The idea is that you can go to a horse event and spend the night in your trailer with all the provisions one might expect in an RV, while the back is designed to transport the horses. There are models of varying sizes but the one at the class was the smallest of the series, offering an eight-foot living space.
These trailers are gooseneck trailers. It’s like a fifth wheel but with a trailer ball in the bed of the pickup truck tow vehicle.
It’s important to know that Featherlite is fairly welcoming with their offers to customize these trailers. While the one I saw in person and the one I saw on their website were very similar, there are a number of options and details you can customize to your needs and desires.
Another thing is that you can choose from a number of exterior colors – including bright red.
The interior of this trailer featured a galley on the camp side which incorporated a small sink and two-burner flush-mount stove. There’s also a smaller three-way fridge under the counter. Over the galley is a cabinet that incorporates storage and a microwave.
Opposite that is a couch that folds out to a bed – increasing the number of equestrian enthusiasts that can reside inside.
Over the pickup box is a mattress on the floor, essentially, and there are steps up to this loft area. Closets and storage surround the bed, and there’s storage under the couch as well.
The bathroom is at the midpoint of the trailer with everything you could want: a toilet, shower and sink.
My sister was the one who loved and cared for horses, whereas I was more of a gasoline guy. So I have to be the first to admit I don’t know diddly squat about horses other than I have had several friends bitten or kicked by them. So I keep my distance.
But the back space can hold two of these graceful creatures with windows and other provisions to keep them comfortable.
The horsey space is also where you can see how this trailer is made, completely out of welded aluminum. The quality of the materials and the welding really showed that these are carefully crafted. Outside is all sheet aluminum all around, and the quality feel extends there as well.
Details like an aluminum battery box and other factors really point to these being a higher-end product rather than built for price first. The over-bed area is another place where you can see the structure of the trailer and examine the welds and materials.
And, on the subject of price, I know some of you are going to be bothered by the fact that I just couldn’t find any pricing for these. Usually I have specific sources for this information but they all fell through.
These trailers are in short supply
The lady who took my class said these were in really short supply, and that was before the pandemic fiddled with pricing and availability of RVs and such.
Interestingly, she referred two friends who had similar trailers and we had a whole workshop full of these Featherlite trailers and their human caretakers.

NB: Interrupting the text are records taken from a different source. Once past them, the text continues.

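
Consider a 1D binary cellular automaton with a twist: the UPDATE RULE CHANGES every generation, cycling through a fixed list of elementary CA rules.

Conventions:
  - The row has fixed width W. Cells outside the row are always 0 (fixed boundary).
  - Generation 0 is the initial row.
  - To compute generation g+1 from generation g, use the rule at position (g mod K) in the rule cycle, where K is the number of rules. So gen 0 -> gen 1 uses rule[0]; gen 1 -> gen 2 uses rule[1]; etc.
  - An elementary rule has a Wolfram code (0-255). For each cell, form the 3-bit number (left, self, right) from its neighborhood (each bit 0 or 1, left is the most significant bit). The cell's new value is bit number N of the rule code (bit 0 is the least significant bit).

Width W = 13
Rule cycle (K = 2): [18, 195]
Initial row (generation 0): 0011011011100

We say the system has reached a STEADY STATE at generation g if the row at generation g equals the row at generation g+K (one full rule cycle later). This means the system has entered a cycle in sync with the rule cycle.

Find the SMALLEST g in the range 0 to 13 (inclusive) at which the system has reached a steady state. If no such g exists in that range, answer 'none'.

Answer: 5

Derivation:
Gen 0: 0011011011100
Gen 1 (rule 18): 0100000000010
Gen 2 (rule 195): 1001111111100
Gen 3 (rule 18): 0110000000010
Gen 4 (rule 195): 1010111111100
Gen 5 (rule 18): 0000000000010
Gen 6 (rule 195): 1111111111100
Gen 7 (rule 18): 0000000000010
Gen 8 (rule 195): 1111111111100
Gen 9 (rule 18): 0000000000010
Gen 10 (rule 195): 1111111111100
Gen 11 (rule 18): 0000000000010
Gen 12 (rule 195): 1111111111100
Gen 13 (rule 18): 0000000000010
Gen 14 (rule 195): 1111111111100
Gen 15 (rule 18): 0000000000010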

Among the things that I liked about these also included the fact that they used a torsion axle. Also the interior materials and overall build were high quality.
Interestingly, my first attendee brought her son and, since the trailer was new, he outfitted the horse section as a separate sleeping quarters temporarily while he was attending the class. He really fixed it up well and made the otherwise-stark living quarters into quite the fancy digs.
Speaking of which, the interior portion dedicated to we humans also was nicely appointed but on par with most modern travel trailers, and it was really as fancy as some fifth wheels or motorhomes. I guess you could describe it as “modern standard RV.”
But, you know, with a big horse stable in back.
These RV reviews are written based on information provided by the manufacturers along with our writer’s own research. We receive no money or other financial benefits from these reviews. They are intended only as a brief overview of the vehicle, not a comprehensive critique, which would require a thorough inspection and/or test drive.